A Survey on STAR-RIS Enabled Joint Communications and Sensing: Fundamentals, Recent Advances and Research Challenges

TL;DR

This survey reviews the integration of STAR-RIS technology with joint communications and sensing (JCAS) for 6G networks, highlighting recent advances, system designs, and future research challenges.

Contribution

It provides a comprehensive classification and analysis of STAR-RIS-assisted JCAS systems, covering architectures, waveform design, resource allocation, and control strategies.

Findings

STAR-RIS enables full-space electromagnetic wave manipulation.

Recent research has advanced system architectures and optimization techniques.

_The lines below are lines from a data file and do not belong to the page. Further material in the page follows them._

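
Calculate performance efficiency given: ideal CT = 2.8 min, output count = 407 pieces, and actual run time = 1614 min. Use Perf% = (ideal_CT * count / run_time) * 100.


Formula: Performance = (Ideal CT * Total Count) / Run Time * 100
Ideal output time = 2.8 * 407 = 1139.6 min
Performance = 1139.6 / 1614 * 100 = 70.6%

70.6%


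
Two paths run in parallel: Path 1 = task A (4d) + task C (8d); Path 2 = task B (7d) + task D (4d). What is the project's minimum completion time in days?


Path 1 = 4 + 8 = 12 days
Path 2 = 7 + 4 = 11 days
Duration = max(12, 11) = 12 days

12 days


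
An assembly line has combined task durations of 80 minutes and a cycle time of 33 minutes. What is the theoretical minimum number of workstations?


Formula: N_min = ceil(Sum of Task Times / Cycle Time)
N_min = ceil(80 min / 33 min) = ceil(2.4242)
N_min = 3 stations

3


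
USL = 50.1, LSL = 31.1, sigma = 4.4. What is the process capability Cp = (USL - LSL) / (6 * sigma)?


Cp = (50.1 - 31.1) / (6 * 4.4)

0.72


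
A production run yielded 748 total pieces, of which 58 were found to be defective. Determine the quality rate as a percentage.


Formula: Quality Rate = Good Pieces / Total Pieces * 100
Good pieces = 748 - 58 = 690
QR = 690 / 748 * 100 = 92.2%

92.2%


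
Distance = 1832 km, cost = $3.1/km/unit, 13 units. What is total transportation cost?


TC = dist * cost * units = 1832 * 3.1 * 13 = $73829.60

$73829.60


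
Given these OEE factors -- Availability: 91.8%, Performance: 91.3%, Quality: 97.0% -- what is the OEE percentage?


Formula: OEE = Availability * Performance * Quality / 10000
A * P = 91.8% * 91.3% / 100 = 83.81%
OEE = 83.81% * 97.0% / 100 = 81.3%

81.3%


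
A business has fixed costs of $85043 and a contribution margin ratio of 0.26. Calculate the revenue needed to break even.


Formula: BER = Fixed Costs / Contribution Margin Ratio
BER = $85043 / 0.26
BER = $327088.46 (to the nearest cent)

$327088.46


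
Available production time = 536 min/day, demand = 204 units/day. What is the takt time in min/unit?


Formula: Takt Time = Available Production Time / Customer Demand
Takt = 536 min/day / 204 units/day
Takt = 2.63 min/unit

2.63 min/unit


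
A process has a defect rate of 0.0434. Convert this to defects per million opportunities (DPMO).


DPMO = defect_rate * 1000000 = 0.0434 * 1000000

43400


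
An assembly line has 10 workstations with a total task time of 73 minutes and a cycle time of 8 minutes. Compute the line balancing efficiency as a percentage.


Formula: Efficiency = Sum of Task Times / (N_stations * CT) * 100
Total station capacity = 10 stations * 8 min = 80 min
Efficiency = 73 / 80 * 100 = 91.3%

91.3%


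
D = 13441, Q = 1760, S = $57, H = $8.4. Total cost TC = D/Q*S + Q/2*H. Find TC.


TC = 13441/1760 * 57 + 1760/2 * 8.4

$7827.31


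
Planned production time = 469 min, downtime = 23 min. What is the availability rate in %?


Formula: Availability = (Planned Time - Downtime) / Planned Time * 100
Uptime = 469 - 23 = 446 min
Availability = 446 / 469 * 100 = 95.1%

95.1%


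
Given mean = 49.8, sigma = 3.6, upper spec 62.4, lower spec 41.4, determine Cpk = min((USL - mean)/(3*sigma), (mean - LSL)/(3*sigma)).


Cpu = (62.4 - 49.8) / (3 * 3.6) = 1.17
Cpl = (49.8 - 41.4) / (3 * 3.6) = 0.78
Cpk = min(1.17, 0.78) = 0.78

0.78


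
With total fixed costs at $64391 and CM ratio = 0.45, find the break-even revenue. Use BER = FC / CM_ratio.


Formula: BER = Fixed Costs / Contribution Margin Ratio
BER = $64391 / 0.45
BER = $143091.11 (to the nearest cent)

$143091.11


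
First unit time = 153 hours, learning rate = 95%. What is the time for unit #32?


Formula: T_n = T_1 * (learning_rate)^(log2(n)) where learning_rate = rate/100
Doublings = log2(32) = 5
T_n = 153 * 0.95^5
T_n = 153 * 0.7738 = 118.4 hours

118.4 hours


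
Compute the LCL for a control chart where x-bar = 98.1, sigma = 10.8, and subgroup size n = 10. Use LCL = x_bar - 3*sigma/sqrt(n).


LCL = 98.1 - 3 * 10.8 / sqrt(10)

87.85


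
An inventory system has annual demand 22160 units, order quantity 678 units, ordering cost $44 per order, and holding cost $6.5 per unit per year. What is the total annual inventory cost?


TC = 22160/678 * 44 + 678/2 * 6.5

$3641.61


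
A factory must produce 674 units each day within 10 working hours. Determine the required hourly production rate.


Formula: Production Rate = Daily Demand / Available Hours
Rate = 674 units/day / 10 hours/day
Rate = 67.4 units/hour

67.4 units/hour


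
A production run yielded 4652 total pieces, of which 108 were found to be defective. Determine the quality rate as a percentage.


Formula: Quality Rate = Good Pieces / Total Pieces * 100
Good pieces = 4652 - 108 = 4544
QR = 4544 / 4652 * 100 = 97.7%

97.7%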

Open challenges include hardware constraints and adaptive control methods.

Abstract

The joint communications and sensing (JCAS) paradigm is envisioned as a core capability of sixth-generation (6G) wireless networks, enabling the integration of data communication and environmental sensing within a unified system. By reusing spectrum, waveforms, and hardware resources, JCAS improves spectral efficiency, reduces system complexity, and hardware cost, while enabling new use cases. Nevertheless, the realization of JCAS is hindered by inherent trade-offs between communication and sensing objectives, limited controllability of wireless propagation, and stringent hardware and design constraints. Simultaneously transmitting and reflecting reconfigurable intelligent surfaces (STAR-RIS) have recently emerged as a promising technology to address these challenges by enabling full-space programmable manipulation of electromagnetic waves. This survey provides a systematic and in-depth review of STAR-RIS-enabled JCAS systems. Specifically, we first introduce the fundamental principles of JCAS and STAR-RIS. We then classify and review the state-of-the-art research on STAR-RIS-assisted JCAS from multiple perspectives, encompassing system architectures, waveform and beamforming design, resource allocation, optimization frameworks, and learning-based control. Finally, we identify key open challenges that remain unsolved and outline promising future research directions toward intelligent, flexible, and perceptive 6G wireless networks.